Hybrid court could address some issues: Weliamuna. New resolution a victory: Harsha


Oct 13, 2015 (LBO) – Sri Lanka required a hybrid court to investigate alleged human rights violations committed during the last stage of war, a human rights lawyer said.

“When they are proposing a hybrid court, as an experienced lawyer I liked it,” Chairman of Transparency International of Sri Lanka J C Weliamuna said.

“I believe our judicial system need to change; at least the lawyers should have a faith over the justice.”

Weliamuna was speaking at a media seminar organized by the Government Information Department to educate media about the Geneva resolution.

He said the hybrid system is not a new experience for Sri Lanka as our law is based on the Roman Dutch law which is also a hybrid one.

“Our bank law is also from England and even the human rights law we are talking about is not a Sri Lankan law. It is international law,” he said.

“Even today our Supreme Court judges work at the Supreme Court of Fiji; there are also two Sri Lankan judges still working in international criminal courts.”

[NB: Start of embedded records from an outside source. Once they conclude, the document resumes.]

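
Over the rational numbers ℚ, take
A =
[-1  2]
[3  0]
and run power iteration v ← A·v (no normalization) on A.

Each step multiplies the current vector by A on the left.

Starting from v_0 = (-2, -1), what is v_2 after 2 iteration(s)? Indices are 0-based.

v_2 = (-12, 0)

v_0 = (-2, -1).
v_1 = A·v_0 = (0, -6).
v_2 = A·v_1 = (-12, 0).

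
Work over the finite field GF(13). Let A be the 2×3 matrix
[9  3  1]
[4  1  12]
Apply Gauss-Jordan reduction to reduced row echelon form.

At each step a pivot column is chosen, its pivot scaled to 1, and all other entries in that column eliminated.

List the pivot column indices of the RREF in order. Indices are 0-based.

step 1: normalize row 0 (÷9) = (1, 9, 3)
  row 1: subtract 4×row0 = (0, 4, 0)
step 2: normalize row 1 (÷4) = (0, 1, 0)
  row 0: subtract 9×row1 = (1, 0, 3)

pivot columns: 0, 1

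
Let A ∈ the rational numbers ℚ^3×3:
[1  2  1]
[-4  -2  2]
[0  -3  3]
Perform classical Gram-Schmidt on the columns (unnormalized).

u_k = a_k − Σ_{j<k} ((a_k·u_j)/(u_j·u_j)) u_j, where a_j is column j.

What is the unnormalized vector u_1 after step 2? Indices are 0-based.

Step 1: u_0 = a_0 = (1, -4, 0).
Step 2: u_1 = a_1 − (10/17)·u_0 = (24/17, 6/17, -3).

u_1 = (24/17, 6/17, -3)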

Weliamuna said the country needs a hybrid court not because of the international pressure but to address the people of the country including Tamils and Sinhalese.

He further stated that Sri Lanka even had hybrid or joint inquiries several times in the history.

“Two members of the three judges who represented the commission inquiring the assassination of SWRD Bandaranaike were foreign judges,”

“Even the Privy Council was a hybrid court, it even had Sri Lankan judges. So at that time people may realize justice than today,” he said.

Sri Lanka’s Deputy Foreign Minister Harsha de Silva said at the the seminar that the hybrid excluded co-sponsored resolution in Geneva was a victory of the country.

“This middle path co-sponsored resolution has the majority backing even in the Parliament.”

Deputy Foreign Minister said the last resolution has the support of UNP and its affiliated parties, TNA and the majority of the SLFP.

Weliamuna said the government should sign the Rome Statute of the International Criminal Court which allows investigation of alleged genocide and war crimes.

“That’s only the stance of Mr. Weliamuna but not the stance of the government,” de Silva said.

Under the Rome Statute, the ICC can only investigate and prosecute where states are “unable” or “unwilling” to do so themselves.

The court has jurisdiction over crimes only if they are committed in the territory of a state party or if they are committed by a national of a state party.

An exception to this rule is that the ICC may also have jurisdiction over crimes if its jurisdiction is authorized by the United Nations Security Council.